Борис остановился, оглянулся и с улыбкой ответил:

– Гусары денег не берут!

Надо же, совсем как мы! И язык похожий. Даже с хохлами и белорусами у русских меньше общего, чем с москвичами!

Теперь уже Турецкий окликнул режиссера и коротко с ним перетолковал. Я подошел к машине. Переводчик набрал номер на мобильном и снова недолго покартавил скороговоркой.

Когда я слышу французский язык, не оставляет меня ощущение, что человек, часто точь-в-точь как ты, обычный человек, по-человечески, то есть по-русски, говорить умеет, но почему-то не хочет, придуривается. Будто Боря Кикин, изображающий голос безголового Буратины. Чушь, конечно.

Борис убрал мобильник.

– Если можете, подождите здесь минут десять. Приедет продюсер и выдаст вам доллары.

– Сколько? – Как говаривал их возлюбленный классик, ближе к телу, черт вас побери!

Переводчик пожал плечами:

– Не знаю, но они заранее определили, какой объект сколько стоит.

Попрощавшись со мной за руку, он сел в машину вслед за остальными. Впереди их ожидало полное незабываемых впечатлений общение с Михаилом Орестовичем Овсянниковым. Ну и экскурсия по музею декабриста Трубецкого, конечно. Эксклюзивная.

– Надо ждать продюсера, – сказал я, вернувшись к Григорию Сергееву.
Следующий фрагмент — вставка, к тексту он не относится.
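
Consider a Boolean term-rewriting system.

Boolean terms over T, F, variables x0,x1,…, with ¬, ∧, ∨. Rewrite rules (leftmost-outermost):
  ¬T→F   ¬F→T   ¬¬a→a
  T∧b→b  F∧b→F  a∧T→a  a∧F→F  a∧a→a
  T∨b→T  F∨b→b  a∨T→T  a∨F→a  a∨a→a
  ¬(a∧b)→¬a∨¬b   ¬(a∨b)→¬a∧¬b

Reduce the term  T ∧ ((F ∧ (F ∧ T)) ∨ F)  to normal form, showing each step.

  start: T ∧ ((F ∧ (F ∧ T)) ∨ F)
  →1  (F ∧ (F ∧ T)) ∨ F
  →2  F ∧ (F ∧ T)
  →3  F

Answer: normal form = F  (in 3 steps)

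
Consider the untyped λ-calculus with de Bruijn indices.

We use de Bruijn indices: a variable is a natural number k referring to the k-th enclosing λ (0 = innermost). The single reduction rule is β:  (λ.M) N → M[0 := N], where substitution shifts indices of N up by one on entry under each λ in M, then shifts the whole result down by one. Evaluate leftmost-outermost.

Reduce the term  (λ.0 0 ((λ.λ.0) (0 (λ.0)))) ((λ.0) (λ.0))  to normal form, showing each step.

Answer: normal form = λ.0  (in 6 steps)

Derivation:
  start: (λ.0 0 ((λ.λ.0) (0 (λ.0)))) ((λ.0) (λ.0))
  →1  (λ.0) (λ.0) ((λ.0) (λ.0)) ((λ.λ.0) ((λ.0) (λ.0) (λ.0)))
  →2  (λ.0) ((λ.0) (λ.0)) ((λ.λ.0) ((λ.0) (λ.0) (λ.0)))
  →3  (λ.0) (λ.0) ((λ.λ.0) ((λ.0) (λ.0) (λ.0)))
  →4  (λ.0) ((λ.λ.0) ((λ.0) (λ.0) (λ.0)))
  →5  (λ.λ.0) ((λ.0) (λ.0) (λ.0))
  →6  λ.0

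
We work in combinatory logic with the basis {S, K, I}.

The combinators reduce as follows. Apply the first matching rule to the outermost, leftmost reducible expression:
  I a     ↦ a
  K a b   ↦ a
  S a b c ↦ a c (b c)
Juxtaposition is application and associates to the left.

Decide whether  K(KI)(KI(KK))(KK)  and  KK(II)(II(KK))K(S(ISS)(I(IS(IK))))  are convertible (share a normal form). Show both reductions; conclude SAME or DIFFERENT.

Answer: DIFFERENT — A ⇓ I, B ⇓ K

Reduction:
Term A:
  start: K(KI)(KI(KK))(KK)
  [1] KI(KK)
  [2] I

Term B:
  start: KK(II)(II(KK))K(S(ISS)(I(IS(IK))))
  [1] K(II(KK))K(S(ISS)(I(IS(IK))))
  [2] II(KK)(S(ISS)(I(IS(IK))))
  [3] I(KK)(S(ISS)(I(IS(IK))))
  [4] KK(S(ISS)(I(IS(IK))))
  [5] K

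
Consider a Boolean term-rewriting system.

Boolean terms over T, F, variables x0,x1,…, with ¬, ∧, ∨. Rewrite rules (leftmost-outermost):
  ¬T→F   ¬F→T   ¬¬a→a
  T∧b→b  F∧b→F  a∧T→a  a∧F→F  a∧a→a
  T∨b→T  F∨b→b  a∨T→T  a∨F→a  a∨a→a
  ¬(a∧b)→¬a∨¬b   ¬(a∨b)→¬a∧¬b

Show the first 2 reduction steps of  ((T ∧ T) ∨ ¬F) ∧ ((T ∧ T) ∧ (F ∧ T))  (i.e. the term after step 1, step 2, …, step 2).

  start: ((T ∧ T) ∨ ¬F) ∧ ((T ∧ T) ∧ (F ∧ T))
  [1] (T ∨ ¬F) ∧ ((T ∧ T) ∧ (F ∧ T))
  [2] T ∧ ((T ∧ T) ∧ (F ∧ T))

Answer: after 2 steps: T ∧ ((T ∧ T) ∧ (F ∧ T))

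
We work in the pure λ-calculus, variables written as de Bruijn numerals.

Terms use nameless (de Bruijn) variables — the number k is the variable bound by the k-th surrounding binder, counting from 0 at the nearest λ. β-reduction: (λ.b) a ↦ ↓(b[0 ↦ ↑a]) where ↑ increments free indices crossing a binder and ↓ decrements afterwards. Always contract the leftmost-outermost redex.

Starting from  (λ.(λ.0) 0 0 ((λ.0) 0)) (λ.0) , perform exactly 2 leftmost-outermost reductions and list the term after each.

  start: (λ.(λ.0) 0 0 ((λ.0) 0)) (λ.0)
  →1  (λ.0) (λ.0) (λ.0) ((λ.0) (λ.0))
  →2  (λ.0) (λ.0) ((λ.0) (λ.0))

Answer: after 2 steps: (λ.0) (λ.0) ((λ.0) (λ.0))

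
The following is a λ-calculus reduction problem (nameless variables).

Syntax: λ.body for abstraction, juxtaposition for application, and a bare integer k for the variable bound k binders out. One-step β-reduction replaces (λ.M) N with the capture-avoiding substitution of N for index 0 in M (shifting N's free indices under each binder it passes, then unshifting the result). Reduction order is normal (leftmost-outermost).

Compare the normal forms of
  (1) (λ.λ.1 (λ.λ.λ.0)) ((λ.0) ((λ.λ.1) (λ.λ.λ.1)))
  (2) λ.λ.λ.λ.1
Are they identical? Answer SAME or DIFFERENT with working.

Answer: SAME — A ⇓ λ.λ.λ.λ.1, B ⇓ λ.λ.λ.λ.1

Reduction:
Term A:
  start: (λ.λ.1 (λ.λ.λ.0)) ((λ.0) ((λ.λ.1) (λ.λ.λ.1)))
  →1  λ.(λ.0) ((λ.λ.1) (λ.λ.λ.1)) (λ.λ.λ.0)
  →2  λ.(λ.λ.1) (λ.λ.λ.1) (λ.λ.λ.0)
  →3  λ.(λ.λ.λ.λ.1) (λ.λ.λ.0)
  →4  λ.λ.λ.λ.1

Term B:
  start: λ.λ.λ.λ.1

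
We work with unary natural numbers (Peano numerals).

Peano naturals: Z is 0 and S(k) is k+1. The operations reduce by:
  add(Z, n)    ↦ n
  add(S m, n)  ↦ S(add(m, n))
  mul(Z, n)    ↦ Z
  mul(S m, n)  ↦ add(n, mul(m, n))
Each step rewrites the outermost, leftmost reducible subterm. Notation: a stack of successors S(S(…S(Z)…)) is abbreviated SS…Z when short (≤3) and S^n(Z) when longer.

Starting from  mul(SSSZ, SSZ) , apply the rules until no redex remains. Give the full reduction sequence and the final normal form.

Answer: normal form = S^6(Z)  (in 13 steps)

Reduction:
  start: mul(SSSZ, SSZ)
  [1] add(SSZ, mul(SSZ, SSZ))
  [2] S(add(SZ, mul(SSZ, SSZ)))
  [3] S(S(add(Z, mul(SSZ, SSZ))))
  [4] S(S(mul(SSZ, SSZ)))
  [5] S(S(add(SSZ, mul(SZ, SSZ))))
  [6] S(S(S(add(SZ, mul(SZ, SSZ)))))
  [7] S(S(S(S(add(Z, mul(SZ, SSZ))))))
  [8] S(S(S(S(mul(SZ, SSZ)))))
  [9] S(S(S(S(add(SSZ, mul(Z, SSZ))))))
  [10] S(S(S(S(S(add(SZ, mul(Z, SSZ)))))))
  [11] S(S(S(S(S(S(add(Z, mul(Z, SSZ))))))))
  [12] S(S(S(S(S(S(mul(Z, SSZ)))))))
  [13] S^6(Z)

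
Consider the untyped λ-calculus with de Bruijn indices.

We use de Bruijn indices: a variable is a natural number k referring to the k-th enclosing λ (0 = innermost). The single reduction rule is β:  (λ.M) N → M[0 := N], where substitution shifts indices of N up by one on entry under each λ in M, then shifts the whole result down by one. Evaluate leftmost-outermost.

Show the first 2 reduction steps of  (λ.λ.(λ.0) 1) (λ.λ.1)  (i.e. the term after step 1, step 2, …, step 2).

Answer: after 2 steps: λ.λ.λ.1

Derivation:
  start: (λ.λ.(λ.0) 1) (λ.λ.1)
  step 1: λ.(λ.0) (λ.λ.1)
  step 2: λ.λ.λ.1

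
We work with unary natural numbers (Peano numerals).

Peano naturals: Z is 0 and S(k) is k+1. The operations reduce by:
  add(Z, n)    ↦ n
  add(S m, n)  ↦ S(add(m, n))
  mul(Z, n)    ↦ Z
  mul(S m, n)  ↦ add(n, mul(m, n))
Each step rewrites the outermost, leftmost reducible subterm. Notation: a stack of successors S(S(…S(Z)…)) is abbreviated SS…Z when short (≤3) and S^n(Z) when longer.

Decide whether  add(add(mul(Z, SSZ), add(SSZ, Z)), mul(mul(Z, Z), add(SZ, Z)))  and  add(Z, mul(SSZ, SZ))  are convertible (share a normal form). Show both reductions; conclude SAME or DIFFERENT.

Term A:
  start: add(add(mul(Z, SSZ), add(SSZ, Z)), mul(mul(Z, Z), add(SZ, Z)))
  [1] add(add(Z, add(SSZ, Z)), mul(mul(Z, Z), add(SZ, Z)))
  [2] add(add(SSZ, Z), mul(mul(Z, Z), add(SZ, Z)))
  [3] add(S(add(SZ, Z)), mul(mul(Z, Z), add(SZ, Z)))
  [4] S(add(add(SZ, Z), mul(mul(Z, Z), add(SZ, Z))))
  [5] S(add(S(add(Z, Z)), mul(mul(Z, Z), add(SZ, Z))))
  [6] S(S(add(add(Z, Z), mul(mul(Z, Z), add(SZ, Z)))))
  [7] S(S(add(Z, mul(mul(Z, Z), add(SZ, Z)))))
  [8] S(S(mul(mul(Z, Z), add(SZ, Z))))
  [9] S(S(mul(Z, add(SZ, Z))))
  [10] SSZ

Term B:
  start: add(Z, mul(SSZ, SZ))
  [1] mul(SSZ, SZ)
  [2] add(SZ, mul(SZ, SZ))
  [3] S(add(Z, mul(SZ, SZ)))
  [4] S(mul(SZ, SZ))
  [5] S(add(SZ, mul(Z, SZ)))
  [6] S(S(add(Z, mul(Z, SZ))))
  [7] S(S(mul(Z, SZ)))
  [8] SSZ

Answer: SAME — A ⇓ SSZ, B ⇓ SSZ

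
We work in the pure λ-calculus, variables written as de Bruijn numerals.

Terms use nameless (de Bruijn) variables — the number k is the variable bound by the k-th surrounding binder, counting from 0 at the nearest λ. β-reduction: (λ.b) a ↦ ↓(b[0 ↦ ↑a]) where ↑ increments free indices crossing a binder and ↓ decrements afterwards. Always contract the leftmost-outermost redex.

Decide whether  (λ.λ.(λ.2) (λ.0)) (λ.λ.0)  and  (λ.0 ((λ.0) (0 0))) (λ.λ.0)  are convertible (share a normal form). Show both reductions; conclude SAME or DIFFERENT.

Answer: DIFFERENT — A ⇓ λ.λ.λ.0, B ⇓ λ.0

Reduction:
Term A:
  start: (λ.λ.(λ.2) (λ.0)) (λ.λ.0)
  →1  λ.(λ.λ.λ.0) (λ.0)
  →2  λ.λ.λ.0

Term B:
  start: (λ.0 ((λ.0) (0 0))) (λ.λ.0)
  →1  (λ.λ.0) ((λ.0) ((λ.λ.0) (λ.λ.0)))
  →2  λ.0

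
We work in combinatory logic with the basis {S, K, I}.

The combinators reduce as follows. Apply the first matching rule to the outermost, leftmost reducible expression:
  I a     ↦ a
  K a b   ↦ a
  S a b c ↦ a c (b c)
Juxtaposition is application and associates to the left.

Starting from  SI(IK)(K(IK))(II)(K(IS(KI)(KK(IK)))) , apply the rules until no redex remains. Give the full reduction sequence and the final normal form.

Answer: normal form = I  (in 6 steps)

Reduction:
  start: SI(IK)(K(IK))(II)(K(IS(KI)(KK(IK))))
  [1] I(K(IK))(IK(K(IK)))(II)(K(IS(KI)(KK(IK))))
  [2] K(IK)(IK(K(IK)))(II)(K(IS(KI)(KK(IK))))
  [3] IK(II)(K(IS(KI)(KK(IK))))
  [4] K(II)(K(IS(KI)(KK(IK))))
  [5] II
  [6] I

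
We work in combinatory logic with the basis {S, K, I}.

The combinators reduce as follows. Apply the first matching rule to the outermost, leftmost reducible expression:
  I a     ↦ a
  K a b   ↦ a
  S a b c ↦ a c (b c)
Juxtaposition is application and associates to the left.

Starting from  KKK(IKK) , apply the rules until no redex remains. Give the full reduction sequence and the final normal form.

  start: KKK(IKK)
  →1  K(IKK)
  →2  K(KK)

Answer: normal form = K(KK)  (in 2 steps)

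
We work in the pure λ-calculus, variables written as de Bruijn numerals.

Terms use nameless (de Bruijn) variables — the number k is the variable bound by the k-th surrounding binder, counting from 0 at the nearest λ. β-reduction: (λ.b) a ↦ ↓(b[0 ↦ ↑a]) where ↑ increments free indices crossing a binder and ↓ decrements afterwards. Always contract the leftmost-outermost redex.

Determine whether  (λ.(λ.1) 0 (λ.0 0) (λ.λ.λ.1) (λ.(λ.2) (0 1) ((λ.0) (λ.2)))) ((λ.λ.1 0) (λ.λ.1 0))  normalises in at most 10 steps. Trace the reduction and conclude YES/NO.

Answer: NO — after 10 steps the term is λ.λ.(λ.λ.1 0) (λ.λ.1 0) ((λ.0) (λ.(λ.λ.1 0) (λ.λ.1 0))), not yet normal

Derivation:
  start: (λ.(λ.1) 0 (λ.0 0) (λ.λ.λ.1) (λ.(λ.2) (0 1) ((λ.0) (λ.2)))) ((λ.λ.1 0) (λ.λ.1 0))
  [1] (λ.(λ.λ.1 0) (λ.λ.1 0)) ((λ.λ.1 0) (λ.λ.1 0)) (λ.0 0) (λ.λ.λ.1) (λ.(λ.(λ.λ.1 0) (λ.λ.1 0)) (0 ((λ.λ.1 0) (λ.λ.1 0))) ((λ.0) (λ.(λ.λ.1 0) (λ.λ.1 0))))
  [2] (λ.λ.1 0) (λ.λ.1 0) (λ.0 0) (λ.λ.λ.1) (λ.(λ.(λ.λ.1 0) (λ.λ.1 0)) (0 ((λ.λ.1 0) (λ.λ.1 0))) ((λ.0) (λ.(λ.λ.1 0) (λ.λ.1 0))))
  [3] (λ.(λ.λ.1 0) 0) (λ.0 0) (λ.λ.λ.1) (λ.(λ.(λ.λ.1 0) (λ.λ.1 0)) (0 ((λ.λ.1 0) (λ.λ.1 0))) ((λ.0) (λ.(λ.λ.1 0) (λ.λ.1 0))))
  [4] (λ.λ.1 0) (λ.0 0) (λ.λ.λ.1) (λ.(λ.(λ.λ.1 0) (λ.λ.1 0)) (0 ((λ.λ.1 0) (λ.λ.1 0))) ((λ.0) (λ.(λ.λ.1 0) (λ.λ.1 0))))
  [5] (λ.(λ.0 0) 0) (λ.λ.λ.1) (λ.(λ.(λ.λ.1 0) (λ.λ.1 0)) (0 ((λ.λ.1 0) (λ.λ.1 0))) ((λ.0) (λ.(λ.λ.1 0) (λ.λ.1 0))))
  [6] (λ.0 0) (λ.λ.λ.1) (λ.(λ.(λ.λ.1 0) (λ.λ.1 0)) (0 ((λ.λ.1 0) (λ.λ.1 0))) ((λ.0) (λ.(λ.λ.1 0) (λ.λ.1 0))))
  [7] (λ.λ.λ.1) (λ.λ.λ.1) (λ.(λ.(λ.λ.1 0) (λ.λ.1 0)) (0 ((λ.λ.1 0) (λ.λ.1 0))) ((λ.0) (λ.(λ.λ.1 0) (λ.λ.1 0))))
  [8] (λ.λ.1) (λ.(λ.(λ.λ.1 0) (λ.λ.1 0)) (0 ((λ.λ.1 0) (λ.λ.1 0))) ((λ.0) (λ.(λ.λ.1 0) (λ.λ.1 0))))
  [9] λ.λ.(λ.(λ.λ.1 0) (λ.λ.1 0)) (0 ((λ.λ.1 0) (λ.λ.1 0))) ((λ.0) (λ.(λ.λ.1 0) (λ.λ.1 0)))
  [10] λ.λ.(λ.λ.1 0) (λ.λ.1 0) ((λ.0) (λ.(λ.λ.1 0) (λ.λ.1 0)))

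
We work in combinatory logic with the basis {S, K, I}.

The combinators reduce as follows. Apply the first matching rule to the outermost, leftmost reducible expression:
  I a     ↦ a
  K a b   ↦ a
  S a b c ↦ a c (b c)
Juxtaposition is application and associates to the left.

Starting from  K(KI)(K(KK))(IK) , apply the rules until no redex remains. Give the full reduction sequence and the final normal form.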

А тот вдруг огрызнулся зло:

– Пошел он, знаешь куда?

Дорога, по которой он советовал пойти главному финансисту киногруппы, была совершенно не определена. Кабы Гриша озвучил хотя бы предлог, я смог бы догадаться. Если предлог «в», я знаю два традиционных пункта назначения и как минимум столько же менее употребимых. Если «на», тут и гадать нечего, ясно, куда ему путь держать. Существуют, впрочем, смягченные варианты, но они, в принципе, означают тот же мужской орган. Но это так, к слову. Мне на самом деле настроение Сергеева не понравилось.

– Гриш, ты чего?

– Ничего! – отмахнулся он.

Не хотел говорить, а ведь что-то произошло, точно. И если я собираюсь, а я именно собираюсь, работать с киногруппой, то должен знать все до мелочей. Нет ничего более важного в деловых отношениях, да и в любых других, нежели мелочи. Я решил вытянуть из Сергеева всю правду до основания и даже немного ниже, если такое возможно.

– Гриш, что все-таки произошло? Нехорошо темнить с товарищем, в одной упряжке ведь бежим.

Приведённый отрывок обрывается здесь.